In den letzten zwölf Monaten wurde der neue Motor auf Herz und Nieren geprüft. Dabei erwiesen sich die neuen Ansätze als tragfähig: Dies gilt sowohl für den Stator mit seiner unkonventionellen Luftspaltwicklung als auch für den Läufer, der als rotierender Vakuumbehälter (Kryostat) konstruiert ist. Die Rotorwicklung aus Hochtemperatur-Supraleiter (HTS) zeigt sich den mechanischen Belastungen voll gewachsen. Das geschlossene Kühlsystem arbeitet seit einem Jahr vollautomatisch und erfüllt alle Erwartungen.


Die Prüfergebnisse bestätigen bzw. übertreffen die an die Maschine gestellten Erwartungen. Obwohl nicht auf hohen Wirkungsgrad gezüchtet, konnten geringere Verluste festgestellt werden als bei einem konventionellen Motor gleicher Leistung – auch unter Berücksichtigung der erforderlichen Kühlleistung für den HTS-Rotor. Der Motor wurde für 380 kW Leistung ausgelegt. Auf dem Teststand konnte jedoch eine Dauerleistung von 450 kW nachgewiesen werden – im Kurzzeitbetrieb sogar 600 kW. In Versuchen konnten weitere charakteristische Eigenschaften demonstriert werden. Die Maschine ist unempfindlich gegenüber großen Lastschwankungen und hoch überlastbar.

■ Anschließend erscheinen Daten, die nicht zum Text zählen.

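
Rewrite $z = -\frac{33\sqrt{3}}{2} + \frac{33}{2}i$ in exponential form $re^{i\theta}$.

r = |z| = sqrt((-33*sqrt(3)/2)^2 + (33/2)^2) = sqrt(3267/4 + 1089/4) = sqrt(1089) = 33
θ = arctan(b/a) = arctan(16.5/-28.5788) (quadrant-adjusted) = 150° = 5π/6
z = 33e^(i*5π/6)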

Die Vorteile zukünftiger HTS-Maschinen liegen aber nicht nur in den möglichen Energie-Einsparungen, die letztlich auf den verlustlosen Stromfluss im Supraleiter zurückgehen. Die Supraleitung ermöglicht mit ihrer hohen Stromdichte besonders kompakte Antriebslösungen, bis zu einem Faktor 4 verglichen mit konventioneller Technik. Dies kann vorteilhaft beispielsweise im Schiffsbau zum Tragen kommen. Es existiert jedoch eine breite Palette möglicher Anwendungsfelder. Diese reicht von Langsamläufern wie Windkraftgeneratoren über drehzahlvariable Antriebe in der Prozessindustrie bis hin zu schnelllaufenden Maschinen, die getriebelos direkt an eine Gasturbine angekuppelt werden können.


Der Modellmotor ist das Ergebnis einer BMBF-geförderten Zusammenarbeit von A&D Large Drives und Corporate Technology.